A metatarsal stress fracture is a stress fracture of one of the five metatarsal bones in the foot. Typically, this injury is an overuse injury in a running athlete. Often the stress fracture can be treated by a short-term elimination of running and other repetitive impact on the foot.
Common mechanism of injury of a metatarsal stress fracture
Usually the patient will not remember a specific injury that initiated the symptoms. You might notice pain that has been increasing as training or competition has increased. Often the pain comes on after a certain amount of time and goes away with rest. As the problem gets worse, the pain often starts earlier and earlier in the training session, and often the pain will continue despite rest from the activity. As it gets even more serious, progressing to a stress fracture, activities of daily living, such as walking, become painful.
The doctor’s exam and x-rays
Examination of the injured foot by a sports medicine physician usually reveals a very specific point of tenderness at the stress fracture site – in this case along the long bones in the foot. There may be some swelling at this location, but often the foot looks normal.
An x-ray can be negative in the weeks after the pain starts. If the physician is fairly concerned about the possibility of a stress fracture, he or she may order a bone scan or MRI. He or she might also choose to wait for several weeks and restrict the athlete’s activities. Several weeks later the physician would repeat the x-rays and determine if a stress fracture is present at that point.
Treatment of a metatarsal stress fracture
Most metatarsal stress fractures heal without surgery. Avoiding the offending activity, like running, is crucial. Protecting the foot with a boot or protective shoe can help. Occasionally putting the patient on crutches is necessary to decrease the pain.

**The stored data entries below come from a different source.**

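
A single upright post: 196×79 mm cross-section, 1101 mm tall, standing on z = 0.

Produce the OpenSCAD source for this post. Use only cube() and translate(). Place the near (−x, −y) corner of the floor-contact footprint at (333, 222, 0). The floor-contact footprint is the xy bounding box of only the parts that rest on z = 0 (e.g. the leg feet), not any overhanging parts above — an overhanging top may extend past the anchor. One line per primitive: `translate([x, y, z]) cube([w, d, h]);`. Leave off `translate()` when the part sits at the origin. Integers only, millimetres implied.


translate([333, 222, 0]) cube([196, 79, 1101]);


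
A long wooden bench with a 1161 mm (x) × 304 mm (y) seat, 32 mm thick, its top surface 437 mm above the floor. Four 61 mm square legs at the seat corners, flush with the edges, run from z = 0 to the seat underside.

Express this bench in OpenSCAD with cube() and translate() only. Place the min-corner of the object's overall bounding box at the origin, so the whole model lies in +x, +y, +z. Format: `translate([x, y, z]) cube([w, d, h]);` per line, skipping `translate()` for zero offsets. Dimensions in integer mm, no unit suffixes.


translate([0, 0, 405]) cube([1161, 304, 32]);
cube([61, 61, 405]);
translate([0, 243, 0]) cube([61, 61, 405]);
translate([1100, 0, 0]) cube([61, 61, 405]);
translate([1100, 243, 0]) cube([61, 61, 405]);


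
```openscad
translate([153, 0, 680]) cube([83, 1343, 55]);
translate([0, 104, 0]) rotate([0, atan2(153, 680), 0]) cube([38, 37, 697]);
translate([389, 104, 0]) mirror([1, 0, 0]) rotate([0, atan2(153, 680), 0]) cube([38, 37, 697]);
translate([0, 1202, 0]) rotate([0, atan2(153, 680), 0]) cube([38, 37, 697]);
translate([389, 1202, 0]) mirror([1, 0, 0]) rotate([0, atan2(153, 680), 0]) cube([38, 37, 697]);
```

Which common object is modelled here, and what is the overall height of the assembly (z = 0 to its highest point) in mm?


A sawhorse. The overall height is 735 mm.

A beam across two mirrored pairs of raked legs — a sawhorse. The beam's underside is at z = 680 (matching the legs' vertical rise in atan2(153, 680)) and the beam is 55 mm tall, so its top is at 680 + 55 = 735 mm. The raked legs top out at the beam's underside, so that is the highest point.


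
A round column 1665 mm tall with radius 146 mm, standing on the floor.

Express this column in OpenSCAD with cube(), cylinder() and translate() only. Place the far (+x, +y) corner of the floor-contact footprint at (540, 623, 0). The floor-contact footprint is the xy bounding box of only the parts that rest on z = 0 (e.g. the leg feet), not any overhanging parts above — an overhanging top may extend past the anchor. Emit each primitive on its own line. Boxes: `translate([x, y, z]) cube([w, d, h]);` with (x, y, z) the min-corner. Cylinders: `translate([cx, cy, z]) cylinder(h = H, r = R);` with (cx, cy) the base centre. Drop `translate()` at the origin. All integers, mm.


translate([394, 477, 0]) cylinder(h = 1665, r = 146);


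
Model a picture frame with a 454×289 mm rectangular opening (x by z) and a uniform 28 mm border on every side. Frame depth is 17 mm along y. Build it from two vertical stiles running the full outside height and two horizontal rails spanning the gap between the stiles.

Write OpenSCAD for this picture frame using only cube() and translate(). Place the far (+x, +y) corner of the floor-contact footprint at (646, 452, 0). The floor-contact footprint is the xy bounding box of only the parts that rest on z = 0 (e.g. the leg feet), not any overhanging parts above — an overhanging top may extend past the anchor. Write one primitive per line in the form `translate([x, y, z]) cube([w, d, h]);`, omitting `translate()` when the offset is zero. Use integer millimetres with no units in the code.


translate([136, 435, 0]) cube([28, 17, 345]);
translate([618, 435, 0]) cube([28, 17, 345]);
translate([164, 435, 0]) cube([454, 17, 28]);
translate([164, 435, 317]) cube([454, 17, 28]);


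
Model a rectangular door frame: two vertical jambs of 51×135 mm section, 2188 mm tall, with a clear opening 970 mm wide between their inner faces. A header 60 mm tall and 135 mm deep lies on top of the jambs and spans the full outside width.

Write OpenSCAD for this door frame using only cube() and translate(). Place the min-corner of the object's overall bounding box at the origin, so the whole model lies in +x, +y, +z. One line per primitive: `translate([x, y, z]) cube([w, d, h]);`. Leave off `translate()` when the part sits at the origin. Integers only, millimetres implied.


cube([51, 135, 2188]);
translate([1021, 0, 0]) cube([51, 135, 2188]);
translate([0, 0, 2188]) cube([1072, 135, 60]);


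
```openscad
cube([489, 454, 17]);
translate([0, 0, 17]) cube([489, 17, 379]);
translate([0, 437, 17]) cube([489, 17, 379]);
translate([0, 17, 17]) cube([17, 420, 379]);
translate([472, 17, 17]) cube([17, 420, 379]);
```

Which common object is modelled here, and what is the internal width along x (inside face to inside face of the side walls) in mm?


An open box. The internal width is 455 mm.

A 489×454 base slab with four walls standing on it — an open box. The base is 489 mm wide and the walls are 17 mm thick, so the internal width is 489 − 2 × 17 = 455 mm.


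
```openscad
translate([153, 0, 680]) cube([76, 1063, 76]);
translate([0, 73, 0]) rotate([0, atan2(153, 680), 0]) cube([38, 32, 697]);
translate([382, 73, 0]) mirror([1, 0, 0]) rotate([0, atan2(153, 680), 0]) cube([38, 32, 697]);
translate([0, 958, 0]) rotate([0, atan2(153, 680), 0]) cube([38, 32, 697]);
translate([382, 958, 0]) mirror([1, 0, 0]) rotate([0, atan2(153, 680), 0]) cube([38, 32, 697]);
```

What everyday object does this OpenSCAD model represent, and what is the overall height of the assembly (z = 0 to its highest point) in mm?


A sawhorse. The overall height is 756 mm.

A beam across two mirrored pairs of raked legs — a sawhorse. The beam's underside is at z = 680 (matching the legs' vertical rise in atan2(153, 680)) and the beam is 76 mm tall, so its top is at 680 + 76 = 756 mm. The raked legs top out at the beam's underside, so that is the highest point.


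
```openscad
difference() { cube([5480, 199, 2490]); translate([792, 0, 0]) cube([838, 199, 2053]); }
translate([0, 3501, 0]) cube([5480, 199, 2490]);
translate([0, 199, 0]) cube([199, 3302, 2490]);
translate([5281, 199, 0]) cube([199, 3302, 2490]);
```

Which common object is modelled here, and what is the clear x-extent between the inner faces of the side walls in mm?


A single room. The interior width is 5082 mm.

Four walls enclosing a rectangle with a door in the front wall — a room. Outside width 5480 minus two 199 mm walls gives 5082 mm.


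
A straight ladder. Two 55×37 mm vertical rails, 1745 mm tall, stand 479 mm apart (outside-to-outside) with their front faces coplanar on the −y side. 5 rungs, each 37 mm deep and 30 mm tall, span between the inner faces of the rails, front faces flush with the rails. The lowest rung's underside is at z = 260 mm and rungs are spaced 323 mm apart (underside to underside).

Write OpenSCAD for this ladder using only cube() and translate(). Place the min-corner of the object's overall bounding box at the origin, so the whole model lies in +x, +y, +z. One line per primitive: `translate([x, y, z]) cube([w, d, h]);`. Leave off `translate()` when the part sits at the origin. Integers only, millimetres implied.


// rung span = 479 - 2*55 = 369
// rung[k] z = 260 + k*323
cube([55, 37, 1745]);
translate([424, 0, 0]) cube([55, 37, 1745]);
translate([55, 0, 260]) cube([369, 37, 30]);
translate([55, 0, 583]) cube([369, 37, 30]);
translate([55, 0, 906]) cube([369, 37, 30]);
translate([55, 0, 1229]) cube([369, 37, 30]);
translate([55, 0, 1552]) cube([369, 37, 30]);


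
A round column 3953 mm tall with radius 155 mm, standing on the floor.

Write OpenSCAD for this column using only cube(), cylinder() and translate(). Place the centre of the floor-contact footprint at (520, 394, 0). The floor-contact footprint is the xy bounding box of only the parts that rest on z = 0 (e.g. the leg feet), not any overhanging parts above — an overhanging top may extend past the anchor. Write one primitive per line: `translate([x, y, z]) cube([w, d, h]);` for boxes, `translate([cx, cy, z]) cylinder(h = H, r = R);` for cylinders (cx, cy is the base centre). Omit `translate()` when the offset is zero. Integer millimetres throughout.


translate([520, 394, 0]) cylinder(h = 3953, r = 155);


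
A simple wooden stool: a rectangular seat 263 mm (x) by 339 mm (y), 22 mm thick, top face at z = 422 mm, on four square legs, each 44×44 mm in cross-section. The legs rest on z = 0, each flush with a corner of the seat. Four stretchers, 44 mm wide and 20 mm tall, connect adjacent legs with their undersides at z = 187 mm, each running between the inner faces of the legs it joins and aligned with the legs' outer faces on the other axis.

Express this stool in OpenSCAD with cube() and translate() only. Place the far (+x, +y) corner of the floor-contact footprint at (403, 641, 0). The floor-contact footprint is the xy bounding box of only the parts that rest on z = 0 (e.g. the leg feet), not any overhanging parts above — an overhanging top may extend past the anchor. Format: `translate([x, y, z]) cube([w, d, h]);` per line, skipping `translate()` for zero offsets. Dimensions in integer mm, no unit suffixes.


// leg_h = 422 - 22 = 400
// stretcher span = 263 - 2*44 = 175
translate([140, 302, 400]) cube([263, 339, 22]);
translate([140, 302, 0]) cube([44, 44, 400]);
translate([359, 302, 0]) cube([44, 44, 400]);
translate([140, 597, 0]) cube([44, 44, 400]);
translate([359, 597, 0]) cube([44, 44, 400]);
translate([184, 302, 187]) cube([175, 44, 20]);
translate([184, 597, 187]) cube([175, 44, 20]);
translate([140, 346, 187]) cube([44, 251, 20]);
translate([359, 346, 187]) cube([44, 251, 20]);


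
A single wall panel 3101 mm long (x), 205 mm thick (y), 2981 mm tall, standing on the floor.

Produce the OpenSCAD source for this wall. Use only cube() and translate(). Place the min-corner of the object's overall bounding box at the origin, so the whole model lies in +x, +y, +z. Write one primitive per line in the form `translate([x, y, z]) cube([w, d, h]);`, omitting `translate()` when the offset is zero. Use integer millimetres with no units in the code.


cube([3101, 205, 2981]);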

Depending on the location, though, some fractures might require surgical treatment. The most common metatarsal stress fracture for which surgery is recommended is one at a specific location on the fifth metatarsal, which is the metatarsal toward the outside of the foot. Surgery for these fractures usually involves placing a screw inside the bone. This surgical treatment is especially advocated for fifth metatarsal fractures in soccer players and other high-level athletes.
Prevention of stress fractures is important as well. Postmenopausal women and young female athletes are at risk if they have poor bone density. This fact is especially true if the teenage athlete has poor nutritional status and menstrual irregularities. Assessment of bone mineral density with tests such as DEXA scans are important in these athletes as well as athletes with a history of prior stress fracture.